The nvmath.device module is experimental and potentially subject to future changes.

LQFactorize#

class nvmath.device.LQFactorize( size: Sequence[int], precision: type[floating], execution: str, *, sm=None, arrangement: str | None = None, batches_per_block: int | Literal['suggested'] | None = None, data_type: str | None = None, leading_dimension: int | None = None, block_dim: Sequence[int] | Literal['suggested'] | None = None, )[source]#

A class that encapsulates LQ orthogonal factorization device function for general matrices using Householder reflections.

Available operation:

factorize: Computes the LQ factorization A = L @ Q, where L is a lower triangular matrix (if M <= N) or lower trapezoidal matrix (if M > N) and Q is a unitary N x N matrix.

The factorization uses Householder reflection transformations and does not explicitly form the unitary matrix Q. Instead, Q is represented as a product of Householder vectors stored in the input matrix A along with the tau array.

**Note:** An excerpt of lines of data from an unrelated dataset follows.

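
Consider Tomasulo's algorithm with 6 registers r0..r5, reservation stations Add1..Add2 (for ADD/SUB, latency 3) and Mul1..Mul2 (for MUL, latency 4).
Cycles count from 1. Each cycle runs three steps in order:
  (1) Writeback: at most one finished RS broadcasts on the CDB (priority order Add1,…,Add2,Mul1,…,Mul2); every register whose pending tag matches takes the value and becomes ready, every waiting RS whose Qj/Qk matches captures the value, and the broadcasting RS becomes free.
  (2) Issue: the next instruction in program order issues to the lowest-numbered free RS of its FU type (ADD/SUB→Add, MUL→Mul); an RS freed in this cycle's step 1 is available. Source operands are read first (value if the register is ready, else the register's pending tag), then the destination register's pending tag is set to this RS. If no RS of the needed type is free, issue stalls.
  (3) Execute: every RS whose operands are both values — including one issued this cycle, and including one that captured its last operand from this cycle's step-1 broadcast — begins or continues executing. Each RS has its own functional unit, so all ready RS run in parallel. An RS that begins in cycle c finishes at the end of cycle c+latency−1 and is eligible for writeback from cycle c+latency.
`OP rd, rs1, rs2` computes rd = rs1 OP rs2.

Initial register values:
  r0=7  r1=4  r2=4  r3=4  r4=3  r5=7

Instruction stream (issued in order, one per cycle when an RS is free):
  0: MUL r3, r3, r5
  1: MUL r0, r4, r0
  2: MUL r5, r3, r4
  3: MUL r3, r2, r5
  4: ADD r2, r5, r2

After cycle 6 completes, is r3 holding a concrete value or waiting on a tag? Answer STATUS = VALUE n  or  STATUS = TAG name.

STATUS = TAG Mul2

  c1: issue MUL r3<-Mul1  regs: r0:7,r1:4,r2:4,r3:Mul1,r4:3,r5:7
  c2: issue MUL r0<-Mul2  regs: r0:Mul2,r1:4,r2:4,r3:Mul1,r4:3,r5:7
  c3: stall  regs: r0:Mul2,r1:4,r2:4,r3:Mul1,r4:3,r5:7
  c4: stall  regs: r0:Mul2,r1:4,r2:4,r3:Mul1,r4:3,r5:7
  c5: CDB Mul1=28; issue MUL r5<-Mul1  regs: r0:Mul2,r1:4,r2:4,r3:28,r4:3,r5:Mul1
  c6: CDB Mul2=21; issue MUL r3<-Mul2  regs: r0:21,r1:4,r2:4,r3:Mul2,r4:3,r5:Mul1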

Memory Layout Requirements:

Matrices must be stored in shared memory according to their arrangement and leading dimension (ld):

For matrix A (M x N):

Column-major arrangement: Matrix shape (batches_per_block, M, N) with strides (lda * N, 1, lda)
Row-major arrangement: Matrix shape (batches_per_block, M, N) with strides (lda * M, lda, 1)

Note

The LQ factorization is essentially equivalent to the QR factorization of A^T (or A^H for complex types).

Parameters:

size (Sequence[int]) – Problem size specified as a sequence of 1 to 3 elements: (M,) (treated as (M, M, 1)), (M, N) (treated as (M, N, 1)), or (M, N, K). M and N represent the dimensions of the matrix A used in factorization. K is ignored if specified.
precision (type[np.floating]) – The computation precision specified as a numpy float dtype. Currently supports: numpy.float32, numpy.float64.
execution (str) – A string specifying the execution method. Supported values: 'Block'.
sm (ComputeCapability) – Target mathdx compute-capability.
arrangement (str, optional) – Storage layout for matrix A. Can be one of: 'col_major', 'row_major'. Defaults to 'col_major'.
batches_per_block (int | Literal["suggested"], optional) – Number of batches to compute in parallel in a single CUDA block. Can be a positive integer or the string 'suggested' for automatic selection of an optimal value. We recommend using 1 for matrix A size larger than or equal to 16 x 16, and using 'suggested' for smaller sizes to achieve optimal performance. Defaults to 1.
data_type (str, optional) – The data type of the input matrices, can be one of: 'real', 'complex'. Defaults to 'real'.
leading_dimension (int, optional) – The leading dimension for input matrix A, or None. If not provided, it will be automatically deduced from size and arrangement. Note: When provided in the constructor, leading dimensions are set at compile-time. To use runtime leading dimensions (avoiding recompilation for different leading dimensions), provide the leading dimension parameters directly to the device methods instead.
block_dim (Sequence[int] | Literal["suggested"], optional) – The block dimension for launching the CUDA kernel, specified as a 1 to 3 integer sequence (x, y, z) where missing dimensions are assumed to be 1. Can be a sequence of 1 to 3 positive integers, the string 'suggested' for optimal value selection, or None for the default value.